番外編・アイラの誕生日(147.5話)

 これはこちらの世界へ来てから二年目の春。カミラが新たなメイドを引き連れてやって来る直前の話――。


***


 執務室で書類との格闘を一通り終えたオレは、ハンスが淹れてくれた紅茶で一息ついていた。


 昨年のものにも関わらず、龍人族の国の西部が産地の茶葉は香りがよく、鼻孔を心地よくくすぐってくれる。


 ふと、壁に掛けられたカレンダーに目をやった。こちらの世界でも一年は三六五日、一日は二十四時間で、これは二千年前にハヤトさんが制定したそうだ。


 ちなみにそれまでは国や地域ごとに時間の概念が異なり、ハヤトさんが登場して以降『大陸時間・大陸歴』として統一されたらしい。


 まあ、そんな話はさておき。


 何がいいたいのかといえば、オレがこっちに来てから、今日でちょうど一年になるということだ。


 振り返ってみると、いろんな事ありすぎて、あっという間だったなあ……。


 決して歳のせいで、時の流れを早く感じるようになったとかそういうのではないので、それは力強く否定していきたいっ!


 とはいえ。この夏には三十二歳になってしまうわけで、年々オッサンになっていくのを自覚せざるのも確かなワケだ。


「何を言っておるんじゃ? 三十二歳などヒヨッコもヒヨッコ。まだまだ若者であろうに」


 こちらのボヤキに応じたのはアイラで、いつも通り、執務室のソファに行儀悪く寝っ転がりながら、焼き菓子をボリボリと口元へと運んでいる。


 透き通るような白い肌、栗色の美しく長い髪と同じ色をした猫耳。翡翠色の大きな瞳を持った美貌の猫人族……なのだが、それが台無しになるほどの怠惰っぷりを発揮している。


「いちいち年齢を気にするのは良くないところじゃぞ?」

「二百歳を超えてる猫人族に言われてもなあ」


 二百歳、という言葉に反応したのか、アイラはムクリと身体を起こし、猫耳をぴょこぴょこと動かしながらポーズを取ってみせた。

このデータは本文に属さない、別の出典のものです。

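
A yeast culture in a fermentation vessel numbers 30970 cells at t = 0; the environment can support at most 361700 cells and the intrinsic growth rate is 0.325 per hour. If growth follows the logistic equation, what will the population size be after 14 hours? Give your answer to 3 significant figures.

A = (K − N₀)/N₀ = (361700 − 30970)/30970 = 10.679.
N(t) = K/(1 + A·e^(−rt)) = 361700/(1 + 10.679×e^(−0.325×14)).
e^(−4.55) = 0.010567; denominator = 1 + 10.679×0.010567 = 1.1128.
N = 361700/1.1128 = 325022.

325000 cells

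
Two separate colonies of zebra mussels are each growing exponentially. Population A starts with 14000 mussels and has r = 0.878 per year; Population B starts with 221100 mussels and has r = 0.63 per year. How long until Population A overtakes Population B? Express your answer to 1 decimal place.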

「フフン。歳を感じさせぬ美しさであろう? このような美しきおなごを嫁にもらえたことを光栄に思うが良いぞっ!」


 ドヤ顔のアイラを、はいはい光栄に思ってますよと適当にあしらった後、オレの脳内にとある疑問が浮かんだ。


「そういやさ」

「なんじゃ?」

「アイラの誕生日はいつなんだ?」

「知らん」


 興味なさげに即答し、再びソファへ寝そべるアイラ。


「第一、私は忌み子じゃからな。いつ生まれたのか、いつ捨てられたのかもわからん」

「そう、だったな……。悪い……」

「謝ることはない。生まれてからずっと、そのように過ごしてきたのじゃ。今更、生まれた月日を知らぬところでどうということはない」


 そして再び焼き菓子をつまみ、口の中へ放り込む。


「二百、というのも、物心ついた時から数え始めた歳じゃしな。もしかすると、もっと上のよわいかもしれぬぞ?」


 もしかしたら三百を超えているかもな、と付け加え、ヌフフフとアイラは愉快そうに笑った。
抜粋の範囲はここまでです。